Neuf ans après la crise financière mondiale de 2007-2008, il reste des personnes surprises qu’il y ait encore des paradis fiscaux en Europe et sur toute la planète. Les banques systémiques y ont des agences qui accueillent aussi bien la fraude fiscale que l’évasion fiscale, pour permettre aux plus fortunés de continuer à spéculer entre eux afin de soigner leurs névroses par l’accumulation sans fin de capital.

Sarkozy, face aux journalistes de TF1 et de France 2, le 23 septembre 2009, a pu déclarer : « Les paradis fiscaux, le secret bancaire, la fraude organisée, c’est terminé ». Comment a-t-il pu reprendre ce discours pendant tout son mandat présidentiel ? Au Bourget, en février 2012, Hollande prétendait que son adversaire, celui « qui gouverne, c’est le monde de la finance ». Mais qu’a-t-il fait de ses promesses de réglementer la finance ?

En France, l’évasion de capitaux des grandes entreprises s’élève entre 60 et 80 milliards d’euros. Mais, disent les capitalistes, tous nos transferts de fonds vers les paradis fiscaux sont légaux.

Au cours d’une de ses conférences — (disponible sur youtube.fr) — Frédéric Lordon dut répondre à la question : mais pourquoi est-ce légal ? « Parce que, dit-il, des lois ont été votées ». Et il poursuivit : « supposons qu’une loi autorisant les bobinards soit votée. Si des sous-mariniers partis en mission pour six mois dans un sous-marin nucléaire, reviennent à Brest pour une permission, faut-t-il s’étonner s’ils ne passent pas leurs soirées à jouer à la crapette ou au rami » ?
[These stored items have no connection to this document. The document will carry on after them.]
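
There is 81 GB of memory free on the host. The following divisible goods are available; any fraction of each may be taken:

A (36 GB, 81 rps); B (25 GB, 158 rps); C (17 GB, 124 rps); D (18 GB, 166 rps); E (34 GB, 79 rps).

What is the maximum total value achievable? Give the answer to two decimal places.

Take in order of value per unit:
- D (166/18 per unit): all 18 → value 166, running total 166.00
- C (124/17 per unit): all 17 → value 124, running total 290.00
- B (158/25 per unit): all 25 → value 158, running total 448.00
- E (79/34 per unit): 21 of 34 → value 21×79/34 = 48.7941, running total 496.79
Total 496.79.

496.79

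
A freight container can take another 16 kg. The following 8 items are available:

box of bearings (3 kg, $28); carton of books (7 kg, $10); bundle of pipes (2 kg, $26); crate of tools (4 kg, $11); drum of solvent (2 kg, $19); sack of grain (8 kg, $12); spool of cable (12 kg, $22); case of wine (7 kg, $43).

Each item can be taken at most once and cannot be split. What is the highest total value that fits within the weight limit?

This is a 0/1 knapsack; check combinations near the capacity.
- box of bearings+bundle of pipes+drum of solvent+case of wine: weight 3+2+2+7=14, value 28+26+19+43=116
- box of bearings+bundle of pipes+crate of tools+case of wine: weight 3+2+4+7=16, value 28+26+11+43=108
- box of bearings+crate of tools+drum of solvent+case of wine: weight 3+4+2+7=16, value 28+11+19+43=101
- bundle of pipes+crate of tools+drum of solvent+case of wine: weight 2+4+2+7=15, value 26+11+19+43=99
Best: $116.

$116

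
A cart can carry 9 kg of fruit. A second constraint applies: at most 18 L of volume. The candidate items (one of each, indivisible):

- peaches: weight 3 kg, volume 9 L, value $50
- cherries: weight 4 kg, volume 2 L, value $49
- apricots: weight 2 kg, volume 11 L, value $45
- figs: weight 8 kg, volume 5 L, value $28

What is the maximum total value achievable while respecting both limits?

Feasible sets respecting both limits:
- peaches+cherries: weight 7, volume 11, value 99
- cherries+apricots: weight 6, volume 13, value 94
- peaches: weight 3, volume 9, value 50
Best: $99.

$99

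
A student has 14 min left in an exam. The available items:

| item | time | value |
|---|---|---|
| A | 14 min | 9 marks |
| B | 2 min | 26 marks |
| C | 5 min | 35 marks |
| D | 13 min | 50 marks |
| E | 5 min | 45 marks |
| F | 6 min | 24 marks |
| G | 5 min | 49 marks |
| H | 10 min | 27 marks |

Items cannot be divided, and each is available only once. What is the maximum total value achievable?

120 marks

This is a 0/1 knapsack; check combinations near the capacity.
- B+E+G: time 2+5+5=12, value 26+45+49=120
- B+C+G: time 2+5+5=12, value 26+35+49=110
- B+C+E: time 2+5+5=12, value 26+35+45=106
- B+F+G: time 2+6+5=13, value 26+24+49=99
- B+E+F: time 2+5+6=13, value 26+45+24=95
Best: 120 marks.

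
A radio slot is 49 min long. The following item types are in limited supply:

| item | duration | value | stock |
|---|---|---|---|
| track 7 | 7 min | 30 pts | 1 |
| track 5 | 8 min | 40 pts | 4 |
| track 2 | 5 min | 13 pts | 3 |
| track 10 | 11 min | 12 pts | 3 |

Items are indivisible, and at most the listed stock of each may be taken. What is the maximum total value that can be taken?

216 pts

Best selections within duration 49 and stock limits:
- 1×track 7 + 4×track 5 + 2×track 2: duration 49, value 216
- 1×track 7 + 4×track 5 + 1×track 2: duration 44, value 203
Best: 216 pts.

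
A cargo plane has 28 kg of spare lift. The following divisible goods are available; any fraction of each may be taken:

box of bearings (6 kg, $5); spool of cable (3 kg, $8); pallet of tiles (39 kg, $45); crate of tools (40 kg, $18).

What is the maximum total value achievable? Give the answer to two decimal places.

Take in order of value per unit:
- spool of cable (8/3 per unit): all 3 → value 8, running total 8.00
- pallet of tiles (45/39 per unit): 25 of 39 → value 25×45/39 = 28.8462, running total 36.85
Total 36.85.

36.85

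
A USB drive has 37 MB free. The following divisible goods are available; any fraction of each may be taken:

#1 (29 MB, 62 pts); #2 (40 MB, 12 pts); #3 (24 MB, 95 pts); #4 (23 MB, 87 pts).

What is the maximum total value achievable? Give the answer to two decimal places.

Take in order of value per unit:
- #3 (95/24 per unit): all 24 → value 95, running total 95.00
- #4 (87/23 per unit): 13 of 23 → value 13×87/23 = 49.1739, running total 144.17
Total 144.17.

144.17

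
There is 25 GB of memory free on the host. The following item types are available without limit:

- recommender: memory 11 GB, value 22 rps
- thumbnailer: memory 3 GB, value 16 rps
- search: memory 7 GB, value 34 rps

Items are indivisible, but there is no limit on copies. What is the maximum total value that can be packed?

130 rps

Best value-per-unit is thumbnailer at 16/3; filling with it alone gives 8×16 = 128.
Optimal mix: 6×thumbnailer + 1×search → memory 25, value 130.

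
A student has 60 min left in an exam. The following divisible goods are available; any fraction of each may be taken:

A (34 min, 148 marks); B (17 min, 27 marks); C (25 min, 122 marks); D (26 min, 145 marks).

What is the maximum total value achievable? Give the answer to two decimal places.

Take in order of value per unit:
- D (145/26 per unit): all 26 → value 145, running total 145.00
- C (122/25 per unit): all 25 → value 122, running total 267.00
- A (148/34 per unit): 9 of 34 → value 9×148/34 = 39.1765, running total 306.18
Total 306.18.

306.18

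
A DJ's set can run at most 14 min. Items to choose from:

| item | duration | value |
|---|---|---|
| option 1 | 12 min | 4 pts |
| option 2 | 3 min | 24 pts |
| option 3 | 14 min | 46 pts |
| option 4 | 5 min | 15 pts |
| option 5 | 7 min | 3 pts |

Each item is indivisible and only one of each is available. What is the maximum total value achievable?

Check high-value combinations within 14 min:
- option 3: duration 14, value 46
- option 2+option 4: duration 3+5=8, value 24+15=39
- option 2+option 5: duration 3+7=10, value 24+3=27
Best: 46 pts.

46 pts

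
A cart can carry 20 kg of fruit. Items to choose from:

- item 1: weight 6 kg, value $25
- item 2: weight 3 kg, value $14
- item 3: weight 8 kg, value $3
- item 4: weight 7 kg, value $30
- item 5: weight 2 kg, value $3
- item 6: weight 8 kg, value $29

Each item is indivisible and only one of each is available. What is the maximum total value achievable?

Check high-value combinations within 20 kg:
- item 2+item 4+item 5+item 6: weight 3+7+2+8=20, value 14+30+3+29=76
- item 2+item 4+item 6: weight 3+7+8=18, value 14+30+29=73
- item 1+item 2+item 4+item 5: weight 6+3+7+2=18, value 25+14+30+3=72
Best: $76.

$76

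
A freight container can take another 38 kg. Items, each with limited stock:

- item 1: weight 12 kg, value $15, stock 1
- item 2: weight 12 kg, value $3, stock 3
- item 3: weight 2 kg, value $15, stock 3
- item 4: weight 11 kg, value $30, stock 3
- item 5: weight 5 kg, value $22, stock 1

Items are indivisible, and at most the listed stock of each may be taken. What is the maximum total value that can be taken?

$127

Best selections within weight 38 and stock limits:
- 3×item 3 + 2×item 4 + 1×item 5: weight 33, value 127
- 2×item 3 + 3×item 4: weight 37, value 120
Best: $127.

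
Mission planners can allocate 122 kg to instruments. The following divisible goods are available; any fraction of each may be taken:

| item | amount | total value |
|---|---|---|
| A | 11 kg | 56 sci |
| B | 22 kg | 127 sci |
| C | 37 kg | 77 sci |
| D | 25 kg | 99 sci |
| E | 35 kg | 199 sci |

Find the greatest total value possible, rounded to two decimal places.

541.35

Take in order of value per unit:
- B (127/22 per unit): all 22 → value 127, running total 127.00
- E (199/35 per unit): all 35 → value 199, running total 326.00
- A (56/11 per unit): all 11 → value 56, running total 382.00
- D (99/25 per unit): all 25 → value 99, running total 481.00
- C (77/37 per unit): 29 of 37 → value 29×77/37 = 60.3514, running total 541.35
Total 541.35.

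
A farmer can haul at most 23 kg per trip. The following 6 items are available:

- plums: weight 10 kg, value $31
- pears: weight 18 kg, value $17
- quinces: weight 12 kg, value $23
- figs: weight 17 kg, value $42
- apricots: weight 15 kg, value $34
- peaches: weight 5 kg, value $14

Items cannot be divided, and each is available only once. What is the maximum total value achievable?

Check high-value combinations within 23 kg:
- figs+peaches: weight 17+5=22, value 42+14=56
- plums+quinces: weight 10+12=22, value 31+23=54
- apricots+peaches: weight 15+5=20, value 34+14=48
- plums+peaches: weight 10+5=15, value 31+14=45
- figs: weight 17, value 42
Best: $56.

$56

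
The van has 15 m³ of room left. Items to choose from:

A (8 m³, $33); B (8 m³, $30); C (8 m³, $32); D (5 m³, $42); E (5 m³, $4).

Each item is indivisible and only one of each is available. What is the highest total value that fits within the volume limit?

$75

Check high-value combinations within 15 m³:
- A+D: volume 8+5=13, value 33+42=75
- C+D: volume 8+5=13, value 32+42=74
- B+D: volume 8+5=13, value 30+42=72
- D+E: volume 5+5=10, value 42+4=46
- D: volume 5, value 42
Best: $75.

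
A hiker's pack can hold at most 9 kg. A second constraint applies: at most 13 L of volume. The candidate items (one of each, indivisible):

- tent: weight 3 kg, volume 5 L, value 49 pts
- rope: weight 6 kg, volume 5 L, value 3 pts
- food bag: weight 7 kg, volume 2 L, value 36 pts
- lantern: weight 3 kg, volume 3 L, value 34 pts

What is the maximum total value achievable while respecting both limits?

Feasible sets respecting both limits:
- tent+lantern: weight 6, volume 8, value 83
- tent+rope: weight 9, volume 10, value 52
- tent: weight 3, volume 5, value 49
- rope+lantern: weight 9, volume 8, value 37
Best: 83 pts.

83 pts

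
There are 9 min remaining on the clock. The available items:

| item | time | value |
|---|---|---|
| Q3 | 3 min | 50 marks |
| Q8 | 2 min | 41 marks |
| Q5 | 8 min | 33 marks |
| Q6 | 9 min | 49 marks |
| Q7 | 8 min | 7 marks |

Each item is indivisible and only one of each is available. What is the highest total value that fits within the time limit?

Check high-value combinations within 9 min:
- Q3+Q8: time 3+2=5, value 50+41=91
- Q3: time 3, value 50
- Q6: time 9, value 49
Best: 91 marks.

91 marks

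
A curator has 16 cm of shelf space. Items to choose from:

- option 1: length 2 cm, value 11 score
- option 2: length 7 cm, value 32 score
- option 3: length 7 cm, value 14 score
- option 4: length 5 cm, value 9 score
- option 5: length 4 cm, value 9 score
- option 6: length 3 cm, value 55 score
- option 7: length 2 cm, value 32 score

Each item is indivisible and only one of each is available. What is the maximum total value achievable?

130 score

This is a 0/1 knapsack; check combinations near the capacity.
- option 1+option 2+option 6+option 7: length 2+7+3+2=14, value 11+32+55+32=130
- option 2+option 5+option 6+option 7: length 7+4+3+2=16, value 32+9+55+32=128
- option 2+option 6+option 7: length 7+3+2=12, value 32+55+32=119
- option 1+option 4+option 5+option 6+option 7: length 2+5+4+3+2=16, value 11+9+9+55+32=116
Best: 130 score.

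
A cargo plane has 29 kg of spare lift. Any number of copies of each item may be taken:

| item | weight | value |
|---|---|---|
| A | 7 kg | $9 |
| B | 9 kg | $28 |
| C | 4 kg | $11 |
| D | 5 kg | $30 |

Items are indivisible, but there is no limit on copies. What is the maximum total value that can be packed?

$161

Best value-per-unit is D at 30/5; filling with it alone gives 5×30 = 150.
Optimal mix: 1×C + 5×D → weight 29, value 161.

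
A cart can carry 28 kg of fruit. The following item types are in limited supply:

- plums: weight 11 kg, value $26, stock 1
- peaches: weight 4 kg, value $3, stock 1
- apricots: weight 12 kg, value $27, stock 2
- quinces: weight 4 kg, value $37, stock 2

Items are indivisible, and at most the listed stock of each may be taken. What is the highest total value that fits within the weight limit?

Top feasible selections:
- 1×peaches + 1×apricots + 2×quinces: weight 24, value 104
- 1×plums + 1×peaches + 2×quinces: weight 23, value 103
- 1×apricots + 2×quinces: weight 20, value 101
Best: $104.

$104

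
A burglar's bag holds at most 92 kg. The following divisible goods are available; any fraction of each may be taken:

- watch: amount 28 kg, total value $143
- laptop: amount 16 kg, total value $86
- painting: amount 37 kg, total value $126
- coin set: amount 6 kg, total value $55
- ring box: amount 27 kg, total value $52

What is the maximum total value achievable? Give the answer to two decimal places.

Take in order of value per unit:
- coin set (55/6 per unit): all 6 → value 55, running total 55.00
- laptop (86/16 per unit): all 16 → value 86, running total 141.00
- watch (143/28 per unit): all 28 → value 143, running total 284.00
- painting (126/37 per unit): all 37 → value 126, running total 410.00
- ring box (52/27 per unit): 5 of 27 → value 5×52/27 = 9.6296, running total 419.63
Total 419.63.

419.63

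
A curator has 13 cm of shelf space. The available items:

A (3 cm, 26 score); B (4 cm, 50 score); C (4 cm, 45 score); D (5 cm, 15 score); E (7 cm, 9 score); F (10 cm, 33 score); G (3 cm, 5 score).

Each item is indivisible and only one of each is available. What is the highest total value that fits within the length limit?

Check high-value combinations within 13 cm:
- A+B+C: length 3+4+4=11, value 26+50+45=121
- B+C+D: length 4+4+5=13, value 50+45+15=110
- B+C+G: length 4+4+3=11, value 50+45+5=100
Best: 121 score.

121 score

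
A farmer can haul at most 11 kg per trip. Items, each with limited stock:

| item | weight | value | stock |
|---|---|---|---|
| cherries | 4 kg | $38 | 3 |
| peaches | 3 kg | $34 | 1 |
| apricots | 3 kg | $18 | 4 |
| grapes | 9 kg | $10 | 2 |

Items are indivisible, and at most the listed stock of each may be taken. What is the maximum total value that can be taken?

Best selections within weight 11 and stock limits:
- 2×cherries + 1×peaches: weight 11, value 110
- 2×cherries + 1×apricots: weight 11, value 94
- 1×cherries + 1×peaches + 1×apricots: weight 10, value 90
Best: $110.

$110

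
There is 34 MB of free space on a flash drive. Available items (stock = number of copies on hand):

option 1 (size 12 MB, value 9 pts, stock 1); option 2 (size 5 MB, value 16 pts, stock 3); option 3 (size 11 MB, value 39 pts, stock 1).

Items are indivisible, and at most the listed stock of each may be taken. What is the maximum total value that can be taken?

87 pts

Best selections within size 34 and stock limits:
- 3×option 2 + 1×option 3: size 26, value 87
- 1×option 1 + 2×option 2 + 1×option 3: size 33, value 80
Best: 87 pts.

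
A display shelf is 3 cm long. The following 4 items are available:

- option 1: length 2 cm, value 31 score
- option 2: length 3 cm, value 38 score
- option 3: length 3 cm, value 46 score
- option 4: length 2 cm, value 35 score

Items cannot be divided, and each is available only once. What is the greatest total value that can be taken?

46 score

This is a 0/1 knapsack; check combinations near the capacity.
- option 3: length 3, value 46
- option 2: length 3, value 38
- option 4: length 2, value 35
- option 1: length 2, value 31
Best: 46 score.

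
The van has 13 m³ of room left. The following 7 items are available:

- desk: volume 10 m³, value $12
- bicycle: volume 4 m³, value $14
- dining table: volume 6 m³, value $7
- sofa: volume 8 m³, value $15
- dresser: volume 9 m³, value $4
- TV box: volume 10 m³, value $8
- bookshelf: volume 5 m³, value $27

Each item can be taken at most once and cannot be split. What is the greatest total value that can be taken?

$42

Check high-value combinations within 13 m³:
- sofa+bookshelf: volume 8+5=13, value 15+27=42
- bicycle+bookshelf: volume 4+5=9, value 14+27=41
- dining table+bookshelf: volume 6+5=11, value 7+27=34
- bicycle+sofa: volume 4+8=12, value 14+15=29
Best: $42.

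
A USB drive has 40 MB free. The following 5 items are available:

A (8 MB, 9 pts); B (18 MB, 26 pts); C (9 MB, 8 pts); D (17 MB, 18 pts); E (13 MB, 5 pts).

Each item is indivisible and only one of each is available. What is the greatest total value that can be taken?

44 pts

Check high-value combinations within 40 MB:
- B+D: size 18+17=35, value 26+18=44
- A+B+C: size 8+18+9=35, value 9+26+8=43
- A+B+E: size 8+18+13=39, value 9+26+5=40
- B+C+E: size 18+9+13=40, value 26+8+5=39
- A+B: size 8+18=26, value 9+26=35
Best: 44 pts.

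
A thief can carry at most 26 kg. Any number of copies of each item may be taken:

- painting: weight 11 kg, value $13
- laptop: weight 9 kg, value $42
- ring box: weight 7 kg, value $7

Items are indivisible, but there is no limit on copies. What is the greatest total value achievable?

Best value-per-unit is laptop at 42/9; filling with it alone gives 2×42 = 84.
Optimal mix: 2×laptop + 1×ring box → weight 25, value 91.

$91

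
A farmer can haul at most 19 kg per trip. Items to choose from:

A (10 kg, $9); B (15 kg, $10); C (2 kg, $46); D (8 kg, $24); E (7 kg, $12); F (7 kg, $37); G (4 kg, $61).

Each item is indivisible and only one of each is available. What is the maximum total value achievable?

This is a 0/1 knapsack; check combinations near the capacity.
- C+F+G: weight 2+7+4=13, value 46+37+61=144
- C+D+G: weight 2+8+4=14, value 46+24+61=131
- D+F+G: weight 8+7+4=19, value 24+37+61=122
- C+E+G: weight 2+7+4=13, value 46+12+61=119
- A+C+G: weight 10+2+4=16, value 9+46+61=116
Best: $144.

$144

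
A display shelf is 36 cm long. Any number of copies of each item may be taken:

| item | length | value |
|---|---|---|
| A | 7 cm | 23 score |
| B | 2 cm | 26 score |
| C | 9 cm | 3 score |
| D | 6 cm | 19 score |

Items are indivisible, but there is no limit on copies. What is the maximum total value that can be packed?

468 score

Best value-per-unit is B at 26/2, and filling with it alone uses length 18×2=36. No mix of the others beats 18×26 = 468.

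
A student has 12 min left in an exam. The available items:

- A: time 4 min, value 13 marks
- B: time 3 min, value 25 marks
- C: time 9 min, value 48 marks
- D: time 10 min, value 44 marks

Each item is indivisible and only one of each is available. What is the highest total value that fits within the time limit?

Check high-value combinations within 12 min:
- B+C: time 3+9=12, value 25+48=73
- C: time 9, value 48
- D: time 10, value 44
- A+B: time 4+3=7, value 13+25=38
Best: 73 marks.

73 marks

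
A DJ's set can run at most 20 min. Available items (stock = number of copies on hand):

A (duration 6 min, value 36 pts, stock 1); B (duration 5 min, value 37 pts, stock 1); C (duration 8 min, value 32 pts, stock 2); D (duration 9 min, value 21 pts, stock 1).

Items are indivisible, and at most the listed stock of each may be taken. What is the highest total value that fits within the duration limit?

105 pts

Top feasible selections:
- 1×A + 1×B + 1×C: duration 19, value 105
- 1×A + 1×B + 1×D: duration 20, value 94
- 1×A + 1×B: duration 11, value 73
Best: 105 pts.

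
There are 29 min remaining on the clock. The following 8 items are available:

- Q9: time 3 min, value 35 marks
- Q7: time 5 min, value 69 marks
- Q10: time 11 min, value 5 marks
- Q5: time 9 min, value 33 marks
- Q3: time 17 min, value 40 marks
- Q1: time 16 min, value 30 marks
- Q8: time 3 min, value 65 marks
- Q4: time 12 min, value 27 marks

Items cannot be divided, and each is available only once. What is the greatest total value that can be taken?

209 marks

Check high-value combinations within 29 min:
- Q9+Q7+Q3+Q8: time 3+5+17+3=28, value 35+69+40+65=209
- Q9+Q7+Q5+Q8: time 3+5+9+3=20, value 35+69+33+65=202
- Q9+Q7+Q1+Q8: time 3+5+16+3=27, value 35+69+30+65=199
Best: 209 marks.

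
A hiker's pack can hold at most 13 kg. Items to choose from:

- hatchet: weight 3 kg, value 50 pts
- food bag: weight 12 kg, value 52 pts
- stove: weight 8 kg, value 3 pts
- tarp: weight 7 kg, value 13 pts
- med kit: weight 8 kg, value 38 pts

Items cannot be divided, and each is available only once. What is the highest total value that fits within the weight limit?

Check high-value combinations within 13 kg:
- hatchet+med kit: weight 3+8=11, value 50+38=88
- hatchet+tarp: weight 3+7=10, value 50+13=63
- hatchet+stove: weight 3+8=11, value 50+3=53
Best: 88 pts.

88 pts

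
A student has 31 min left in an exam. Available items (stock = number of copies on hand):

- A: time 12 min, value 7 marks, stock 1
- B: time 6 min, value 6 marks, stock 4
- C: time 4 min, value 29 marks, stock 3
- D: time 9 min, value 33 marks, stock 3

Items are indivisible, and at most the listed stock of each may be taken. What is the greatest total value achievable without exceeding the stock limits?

Top feasible selections:
- 3×C + 2×D: time 30, value 153
- 1×C + 3×D: time 31, value 128
Best: 153 marks.

153 marks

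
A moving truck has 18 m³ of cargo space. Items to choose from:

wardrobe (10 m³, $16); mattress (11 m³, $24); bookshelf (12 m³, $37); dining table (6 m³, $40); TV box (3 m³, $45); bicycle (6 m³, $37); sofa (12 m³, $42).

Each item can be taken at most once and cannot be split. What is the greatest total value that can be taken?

$122

Check high-value combinations within 18 m³:
- dining table+TV box+bicycle: volume 6+3+6=15, value 40+45+37=122
- TV box+sofa: volume 3+12=15, value 45+42=87
- dining table+TV box: volume 6+3=9, value 40+45=85
Best: $122.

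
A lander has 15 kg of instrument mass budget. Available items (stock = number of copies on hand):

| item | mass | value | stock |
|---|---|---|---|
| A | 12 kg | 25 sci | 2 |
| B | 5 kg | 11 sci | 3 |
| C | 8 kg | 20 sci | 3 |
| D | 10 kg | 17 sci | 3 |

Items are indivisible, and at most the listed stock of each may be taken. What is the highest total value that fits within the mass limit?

33 sci

Best selections within mass 15 and stock limits:
- 3×B: mass 15, value 33
- 1×B + 1×C: mass 13, value 31
Best: 33 sci.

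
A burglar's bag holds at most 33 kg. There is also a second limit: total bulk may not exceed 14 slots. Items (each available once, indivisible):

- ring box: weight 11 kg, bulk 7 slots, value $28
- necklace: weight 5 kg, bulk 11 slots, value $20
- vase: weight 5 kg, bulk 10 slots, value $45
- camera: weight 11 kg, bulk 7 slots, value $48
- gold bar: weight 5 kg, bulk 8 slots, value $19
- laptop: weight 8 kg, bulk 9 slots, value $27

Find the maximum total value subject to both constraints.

$76

Feasible sets respecting both limits:
- ring box+camera: weight 22, bulk 14, value 76
- camera: weight 11, bulk 7, value 48
- vase: weight 5, bulk 10, value 45
Best: $76.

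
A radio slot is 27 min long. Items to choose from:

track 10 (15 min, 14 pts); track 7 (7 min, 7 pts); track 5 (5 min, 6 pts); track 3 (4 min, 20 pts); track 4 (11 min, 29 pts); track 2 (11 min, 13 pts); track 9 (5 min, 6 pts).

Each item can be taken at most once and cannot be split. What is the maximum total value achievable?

Check high-value combinations within 27 min:
- track 3+track 4+track 2: duration 4+11+11=26, value 20+29+13=62
- track 7+track 5+track 3+track 4: duration 7+5+4+11=27, value 7+6+20+29=62
- track 7+track 3+track 4+track 9: duration 7+4+11+5=27, value 7+20+29+6=62
Best: 62 pts.

62 pts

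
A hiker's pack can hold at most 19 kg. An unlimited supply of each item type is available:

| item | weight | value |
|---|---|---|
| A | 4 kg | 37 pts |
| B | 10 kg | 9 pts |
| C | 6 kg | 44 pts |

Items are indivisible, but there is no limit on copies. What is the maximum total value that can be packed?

Best value-per-unit is A at 37/4; filling with it alone gives 4×37 = 148.
Optimal mix: 3×A + 1×C → weight 18, value 155.

155 pts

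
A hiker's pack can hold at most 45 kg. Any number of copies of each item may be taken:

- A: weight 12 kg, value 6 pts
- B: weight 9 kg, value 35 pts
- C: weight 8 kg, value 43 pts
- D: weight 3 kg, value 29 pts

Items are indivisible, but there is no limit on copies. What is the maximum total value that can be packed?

Best value-per-unit is D at 29/3, and filling with it alone uses weight 15×3=45. No mix of the others beats 15×29 = 435.

435 pts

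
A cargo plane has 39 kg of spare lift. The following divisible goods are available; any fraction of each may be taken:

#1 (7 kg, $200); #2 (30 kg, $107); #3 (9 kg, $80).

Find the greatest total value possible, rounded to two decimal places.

Take in order of value per unit:
- #1 (200/7 per unit): all 7 → value 200, running total 200.00
- #3 (80/9 per unit): all 9 → value 80, running total 280.00
- #2 (107/30 per unit): 23 of 30 → value 23×107/30 = 82.0333, running total 362.03
Total 362.03.

362.03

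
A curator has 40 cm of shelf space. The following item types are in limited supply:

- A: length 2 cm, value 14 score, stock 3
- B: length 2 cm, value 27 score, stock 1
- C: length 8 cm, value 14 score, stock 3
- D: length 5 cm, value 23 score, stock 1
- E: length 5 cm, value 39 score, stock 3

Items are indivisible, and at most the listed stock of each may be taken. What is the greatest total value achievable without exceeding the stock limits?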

Les néolibéraux prétendent que les marchés trouvent un équilibre optimal. En fait, les marchés fonctionnent dans le cadre de lois votées sous l’influence du lobby des banques et des capitalistes. Est légal ce qui les arrange. Mais les crises prouvent que les lois ne sont pas bonnes. Et qui en pâtit ? Les personnes salariées, retraitées, privées d’emploi ou victimes de la précarité.